Unfortunate also because there is a large band of components between the ones that obviously are to be made reusable and the ones that obviously not.
Also it has to be considered that techniques adopted to make a component reusable are – generally speaking – techniques to improve internal quality. Pushing this thought to the extreme, you can’t rule out reusability from your tool chest because all other techniques that improve internal quality drive you in the reusability direction to the point that reusability either comes for free or at a little cost.
Despite of what I wrote, I think that there exists a problem and it occurs when the designer starts overdesigning too many components and the programmer starts to code functions that won’t be used in this project but just because.
A little overdesigning could be a good idea most of the times (After all design takes a little percentage of the development time), nonetheless you should always keep in mind a) the scope of the project and b) the complexity you are introducing in the code respect to the complexity of the problem to solve.

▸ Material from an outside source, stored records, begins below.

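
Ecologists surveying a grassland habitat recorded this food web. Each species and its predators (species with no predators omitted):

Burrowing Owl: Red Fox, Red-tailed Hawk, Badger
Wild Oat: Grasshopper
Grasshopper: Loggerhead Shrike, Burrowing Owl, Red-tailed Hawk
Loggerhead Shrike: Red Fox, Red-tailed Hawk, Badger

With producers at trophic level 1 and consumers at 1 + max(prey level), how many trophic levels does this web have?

Producers (level 1): Wild Oat.
Wild Oat → Grasshopper → Loggerhead Shrike → Badger gives Badger level 4.
No species has a prey at level 4, so no species reaches level 5.

4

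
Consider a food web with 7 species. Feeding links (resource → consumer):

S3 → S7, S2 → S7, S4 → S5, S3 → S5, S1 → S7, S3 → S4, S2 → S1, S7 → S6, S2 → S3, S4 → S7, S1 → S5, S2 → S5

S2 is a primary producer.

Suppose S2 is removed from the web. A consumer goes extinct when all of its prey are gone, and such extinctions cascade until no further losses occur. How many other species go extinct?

6

Remove S2.
Round 1: S1 (all prey gone), S3 (all prey gone) → extinct.
Round 2: S4 (all prey gone) → extinct.
Round 3: S5 (all prey gone), S7 (all prey gone) → extinct.
Round 4: S6 (all prey gone) → extinct.
No further losses. Total secondary extinctions: 6.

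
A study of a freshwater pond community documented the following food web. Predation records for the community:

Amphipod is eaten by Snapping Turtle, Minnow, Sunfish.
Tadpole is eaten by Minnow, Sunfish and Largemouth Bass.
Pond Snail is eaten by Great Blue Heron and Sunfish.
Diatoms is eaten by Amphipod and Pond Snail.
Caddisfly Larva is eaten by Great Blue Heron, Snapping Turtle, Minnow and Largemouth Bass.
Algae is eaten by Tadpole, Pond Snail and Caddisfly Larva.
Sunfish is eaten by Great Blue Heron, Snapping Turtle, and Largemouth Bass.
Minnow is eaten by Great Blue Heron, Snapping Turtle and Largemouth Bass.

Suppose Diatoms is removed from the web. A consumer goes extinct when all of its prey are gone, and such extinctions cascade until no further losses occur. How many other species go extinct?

Remove Diatoms.
Round 1: Amphipod (all prey gone) → extinct.
No further losses. Total secondary extinctions: 1.

1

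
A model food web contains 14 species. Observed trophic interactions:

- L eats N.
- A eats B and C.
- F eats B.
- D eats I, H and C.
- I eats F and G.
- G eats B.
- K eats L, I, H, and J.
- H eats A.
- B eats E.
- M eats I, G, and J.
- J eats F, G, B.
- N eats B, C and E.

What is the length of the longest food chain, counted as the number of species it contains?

5 species

One longest chain: E → B → N → L → K.
It has 5 species and 4 links.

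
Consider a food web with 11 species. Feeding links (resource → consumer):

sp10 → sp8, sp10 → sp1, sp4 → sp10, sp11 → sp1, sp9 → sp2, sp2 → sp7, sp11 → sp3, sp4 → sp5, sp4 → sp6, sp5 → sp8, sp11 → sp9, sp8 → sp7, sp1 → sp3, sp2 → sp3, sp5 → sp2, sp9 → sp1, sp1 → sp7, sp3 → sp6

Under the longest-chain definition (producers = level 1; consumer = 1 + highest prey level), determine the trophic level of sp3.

Trophic level 4

sp4 is a producer → level 1.
sp10 eats sp4 → level 2.
sp1 eats sp10 (level 2); other prey at levels: sp11 1, sp9 2 → level 3.
sp3 eats sp1 (level 3); other prey at levels: sp11 1, sp2 3 → level 4.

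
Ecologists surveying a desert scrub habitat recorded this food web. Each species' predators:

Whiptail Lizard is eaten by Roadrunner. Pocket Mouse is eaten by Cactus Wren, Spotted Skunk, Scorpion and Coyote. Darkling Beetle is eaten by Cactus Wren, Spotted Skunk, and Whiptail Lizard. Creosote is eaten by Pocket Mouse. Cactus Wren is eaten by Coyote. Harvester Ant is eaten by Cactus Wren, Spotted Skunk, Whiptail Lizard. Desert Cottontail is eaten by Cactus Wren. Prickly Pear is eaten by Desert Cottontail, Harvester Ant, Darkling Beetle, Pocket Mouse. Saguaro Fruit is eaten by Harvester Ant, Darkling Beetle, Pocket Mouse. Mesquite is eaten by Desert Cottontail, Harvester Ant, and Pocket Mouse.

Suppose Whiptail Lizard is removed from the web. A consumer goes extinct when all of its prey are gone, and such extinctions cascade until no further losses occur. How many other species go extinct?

1

Remove Whiptail Lizard.
Round 1: Roadrunner (all prey gone) → extinct.
No further losses. Total secondary extinctions: 1.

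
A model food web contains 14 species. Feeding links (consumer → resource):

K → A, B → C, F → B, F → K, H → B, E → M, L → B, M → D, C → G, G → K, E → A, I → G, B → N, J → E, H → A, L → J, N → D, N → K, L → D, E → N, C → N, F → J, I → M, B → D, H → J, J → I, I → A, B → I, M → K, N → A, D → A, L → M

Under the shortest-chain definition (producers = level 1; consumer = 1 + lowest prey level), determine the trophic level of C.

A is a producer → level 1.
N eats A → level 2.
C eats N → level 3.
No prey of C is below level 2, so 3 is the minimum.

Trophic level 3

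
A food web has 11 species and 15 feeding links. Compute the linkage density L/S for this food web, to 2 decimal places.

L/S = 1.36

There are L = 15 links among S = 11 species.
L/S = 15/11 = 1.3636 ≈ 1.36.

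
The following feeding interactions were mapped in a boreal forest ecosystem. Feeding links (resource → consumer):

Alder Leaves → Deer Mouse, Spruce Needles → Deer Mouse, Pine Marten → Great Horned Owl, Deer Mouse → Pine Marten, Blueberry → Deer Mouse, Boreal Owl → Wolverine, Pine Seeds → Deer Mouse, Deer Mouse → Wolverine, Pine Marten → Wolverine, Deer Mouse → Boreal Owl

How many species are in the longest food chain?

One longest chain: Pine Seeds → Deer Mouse → Pine Marten → Wolverine.
It has 4 species and 3 links.

4 species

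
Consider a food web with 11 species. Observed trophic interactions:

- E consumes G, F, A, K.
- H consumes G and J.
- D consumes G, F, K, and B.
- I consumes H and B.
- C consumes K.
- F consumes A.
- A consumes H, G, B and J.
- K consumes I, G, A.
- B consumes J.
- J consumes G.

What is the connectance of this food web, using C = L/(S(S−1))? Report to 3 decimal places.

The web has S = 11 species and L = 23 feeding links.
C = L / (S(S−1)) = 23 / 110 = 0.2091 ≈ 0.209.

C = 0.209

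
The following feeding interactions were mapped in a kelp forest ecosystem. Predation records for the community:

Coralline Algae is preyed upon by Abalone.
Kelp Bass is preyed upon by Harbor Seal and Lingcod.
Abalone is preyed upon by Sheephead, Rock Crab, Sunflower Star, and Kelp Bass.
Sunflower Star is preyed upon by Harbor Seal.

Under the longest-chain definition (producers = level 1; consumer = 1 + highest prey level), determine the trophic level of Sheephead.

Trophic level 3

Coralline Algae is a producer → level 1.
Abalone eats Coralline Algae → level 2.
Sheephead eats Abalone → level 3.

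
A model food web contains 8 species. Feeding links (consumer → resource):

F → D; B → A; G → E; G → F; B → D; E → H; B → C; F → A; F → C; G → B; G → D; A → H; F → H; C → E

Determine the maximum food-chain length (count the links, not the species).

One longest chain: H → E → C → F → G.
It has 5 species and 4 links.

4 links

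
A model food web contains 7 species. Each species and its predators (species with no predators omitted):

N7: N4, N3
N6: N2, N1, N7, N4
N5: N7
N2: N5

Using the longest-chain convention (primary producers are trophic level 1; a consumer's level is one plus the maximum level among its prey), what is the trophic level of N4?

Trophic level 5

N6 is a producer → level 1.
N2 eats N6 → level 2.
N5 eats N2 → level 3.
N7 eats N5 (level 3); other prey at levels: N6 1 → level 4.
N4 eats N7 (level 4); other prey at levels: N6 1 → level 5.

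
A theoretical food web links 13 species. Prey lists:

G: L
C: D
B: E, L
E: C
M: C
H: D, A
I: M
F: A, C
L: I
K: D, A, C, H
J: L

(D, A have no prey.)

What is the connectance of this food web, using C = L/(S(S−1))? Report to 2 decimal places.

C = 0.11

The web has S = 13 species and L = 17 feeding links.
C = L / (S(S−1)) = 17 / 156 = 0.1090 ≈ 0.11.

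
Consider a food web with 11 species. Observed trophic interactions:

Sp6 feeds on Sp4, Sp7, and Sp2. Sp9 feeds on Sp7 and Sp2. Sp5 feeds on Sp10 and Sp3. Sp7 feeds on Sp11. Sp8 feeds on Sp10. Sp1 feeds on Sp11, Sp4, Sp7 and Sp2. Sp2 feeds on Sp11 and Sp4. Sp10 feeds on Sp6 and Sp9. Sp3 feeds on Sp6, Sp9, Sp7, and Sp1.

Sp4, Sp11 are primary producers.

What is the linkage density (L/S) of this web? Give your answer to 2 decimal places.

L/S = 1.91

There are L = 21 links among S = 11 species.
L/S = 21/11 = 1.9091 ≈ 1.91.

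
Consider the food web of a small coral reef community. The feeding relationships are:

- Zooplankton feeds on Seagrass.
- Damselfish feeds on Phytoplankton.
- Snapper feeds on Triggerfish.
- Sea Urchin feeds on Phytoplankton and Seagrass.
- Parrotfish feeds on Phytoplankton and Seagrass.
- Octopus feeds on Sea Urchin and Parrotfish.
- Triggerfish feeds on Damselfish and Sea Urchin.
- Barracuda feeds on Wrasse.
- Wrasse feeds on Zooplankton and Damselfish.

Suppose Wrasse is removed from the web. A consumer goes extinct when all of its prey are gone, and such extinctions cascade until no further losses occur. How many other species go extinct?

Remove Wrasse.
Round 1: Barracuda (all prey gone) → extinct.
No further losses. Total secondary extinctions: 1.

1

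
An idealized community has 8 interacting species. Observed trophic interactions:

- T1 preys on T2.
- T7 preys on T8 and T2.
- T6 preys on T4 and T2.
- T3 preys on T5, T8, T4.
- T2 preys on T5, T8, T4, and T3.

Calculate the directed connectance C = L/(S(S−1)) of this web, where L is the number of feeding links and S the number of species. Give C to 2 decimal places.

C = 0.21

The web has S = 8 species and L = 12 feeding links.
C = L / (S(S−1)) = 12 / 56 = 0.2143 ≈ 0.21.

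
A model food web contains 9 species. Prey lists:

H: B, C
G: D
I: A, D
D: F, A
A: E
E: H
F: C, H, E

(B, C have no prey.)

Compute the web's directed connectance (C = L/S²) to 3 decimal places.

C = 0.148

The web has S = 9 species and L = 12 feeding links.
C = L / S² = 12 / 81 = 0.1481 ≈ 0.148.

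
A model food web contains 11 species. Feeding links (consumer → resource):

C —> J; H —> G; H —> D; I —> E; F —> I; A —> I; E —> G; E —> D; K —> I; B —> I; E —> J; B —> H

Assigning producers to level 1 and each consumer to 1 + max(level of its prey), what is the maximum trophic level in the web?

4

Producers (level 1): J, D, G.
J → E → I → B gives B level 4.
No species has a prey at level 4, so no species reaches level 5.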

Since you are overdesigning you are not required to implement everything. Just implement what is needed for the next iteration of the project.
At this point you shouldn’t rush into moving your reusable component in the shared bin, but you should keep it in a “aging” area, granting it time to consolidate. Before being reused it should prove to survive at least to one project (or most of it). Then, when the component is reused in at least two projects, once properly documented, could be moved in the shared folder.
What I can’t understand and leaves me wandering is that in many workplaces firmware is considered an accidental cost, that everyone would happily do without it only if could it be possible. So the logical consequence would be to scientifically attempt to lower the cost of development and maintenance by finding the proper conditions. Instead in many places there is a blind shooting at firmware development, attempting to shrink any cost, with the effect that the cost will actually increase. E.g. you can save on tools and training, only to discover that your cost per LoC is more. I am afraid that the reason is either mistrust or ignorance in the whole body of researches done on software development since the 60s.